Jim Percy compares his interest in photographing certain areas of Pennsylvania to the drive that leads undersea explorers to the wreckage of the Titanic.

"It's seeing something that hasn't been touched by human hands in years," explains Percy, who with his wife, Holly Harris, runs the Facebook project "Abandoned, Old & Interesting Places — Western PA."

This, of course, does not speak well of the area's economic history over the previous few decades. But as is obvious from the way they have trekked from Erie to Waynesburg in Jim's pickup to collect images of roadside relics, Harris and Percy love the half-state in all its tattered glory.
    "In New England, they refurbish the old colonial stuff," says Jim. He's 46 and a dead ringer for a jolly Rush Limbaugh, down to the cigar. "Here, we abandon our history and just move on. It's still here but it becomes invisible."
    Harris and Percy make the invisible visible by uploading images of neglected landmarks for an ever-growing online fandom. Sifting through their collection, you're reminded of how much of Western Pennsylvania has just been discarded. Some are small locations, like a boarded-up gas station or derelict driving range. But many of these aged and battered structures once would have socially and economically defined a town: schools and churches, factories and mine entrances, hotels and theaters (with the blank marquee a constant trope), even entire roads and bridges. In McKeesport, the entire downtown was game for the project. (Holly got a stupendously ironic shot of the shuttered McKeesport Business Growth Center.)
    Jim, a native of Bethel Park, has been exploring abandoned places since he was a teen-ager. "My friends and I would just walk up to an old factory or mine and go in," he says. "It was the thing to do back then." (He now abides by a strict no-trespassing rule.)
   Abandoned, Old & Interesting began inauspiciously. Harris and Percy, who own a Vocelli Pizza franchise in Pleasant Hills, got the urban-explorer itch from time to time and posted their photos on their personal Facebook profiles. In July 2011, they started the Abandoned, Old & Interesting account, as well as a concurrent account on the photography site Panoramio.

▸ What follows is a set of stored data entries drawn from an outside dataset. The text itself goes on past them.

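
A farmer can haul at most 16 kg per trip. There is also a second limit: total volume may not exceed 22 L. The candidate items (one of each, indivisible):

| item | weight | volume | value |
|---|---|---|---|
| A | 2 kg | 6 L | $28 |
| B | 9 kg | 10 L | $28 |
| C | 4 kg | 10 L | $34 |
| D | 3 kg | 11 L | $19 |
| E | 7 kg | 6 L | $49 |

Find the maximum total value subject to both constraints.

$111

Feasible sets respecting both limits:
- A+C+E: weight 13, volume 22, value 111
- C+E: weight 11, volume 16, value 83
- A+E: weight 9, volume 12, value 77
- B+E: weight 16, volume 16, value 77
Best: $111.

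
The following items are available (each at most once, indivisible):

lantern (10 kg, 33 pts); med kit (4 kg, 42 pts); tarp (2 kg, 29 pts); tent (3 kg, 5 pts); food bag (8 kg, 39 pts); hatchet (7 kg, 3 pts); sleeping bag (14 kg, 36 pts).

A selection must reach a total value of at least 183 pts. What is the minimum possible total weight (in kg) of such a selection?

Subsets with value ≥ 183, sorted by total weight:
- lantern+med kit+tarp+tent+food bag+sleeping bag: weight 41, value 184
- lantern+med kit+tarp+tent+food bag+hatchet+sleeping bag: weight 48, value 187
Minimum weight: 41 kg.

41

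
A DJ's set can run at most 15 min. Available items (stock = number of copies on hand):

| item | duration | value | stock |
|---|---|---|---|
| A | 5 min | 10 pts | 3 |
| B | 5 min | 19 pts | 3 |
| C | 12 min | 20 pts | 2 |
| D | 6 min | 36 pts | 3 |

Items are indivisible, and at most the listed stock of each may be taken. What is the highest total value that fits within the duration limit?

Top feasible selections:
- 2×D: duration 12, value 72
- 3×B: duration 15, value 57
- 1×B + 1×D: duration 11, value 55
- 1×A + 2×B: duration 15, value 48
Best: 72 pts.

72 pts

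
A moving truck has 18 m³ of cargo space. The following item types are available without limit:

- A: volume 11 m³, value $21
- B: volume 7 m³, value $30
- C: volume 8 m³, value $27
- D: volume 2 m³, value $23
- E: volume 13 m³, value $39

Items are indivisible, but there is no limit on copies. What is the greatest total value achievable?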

At first, the audience was mostly limited to friends and family. Then, last August, the Harris and Percy spread the word to fellow pizza-slingers at a state convention of Vocelli franchisees, and a few local history groups promoted it. By Aug. 22, their page had 4,000 "likes" and by Sept. 1, they had 7,000. Then it went viral. As of mid-October, more than 86,000 people had "liked" the page and gotten images of run-down Pennsylvania in their news feeds.
    The eeriest photos came from Lincoln Way, a (formerly) residential street in a section of Clairton where Jim and Holly refuse to send delivery drivers. Weeds and shrubs grow through the sidewalks and up the sides of the houses, every one of which is uninhabited. There are still curtains in many windows, and a rusted car peeks out of a half-shut garage. "I still don't know what happened," says Jim. "I checked the [tax] assessor's website and [the houses] have had the same owners since the '70s. It's like everyone walked out one day."
    Explanations and other commentaries are usually offered by a community of Facebook users. "In some cases, we won't have any idea what [a place] was and 30 messages later we will know all about it," says Holly.
    In September, for example, she posted a photo of a boarded-up one-room schoolhouse in Rogersville. One commenter identified it as the Crouse School House, leading another to link to a 1912 class photo on the Flickr account of a Greene County historian, showing 21 students and a teacher standing outside of the school. Then another commenter declared she'd just seen the face of one of her distant forefathers for the first time.
    Thanks to the former prominence of many of these places, people often have strong memories of or associations with them: a grandfather who worked at that factory, a first date at that movie theater. This project shows how these structures still stand, both in the physical world and in the collective consciousness. (It also draws predictable bickering about whether industry or unions decimated the area.)
    Jim is one of the youngest members of the Masonic Lodge in Elizabeth, and among the younger frequenters of local cigar shops. At both places, he's fond of listening to stories and getting ideas for new exploration sites from old-timers. "Basically, my mission is simple," he says. "I don't think people should forget the past."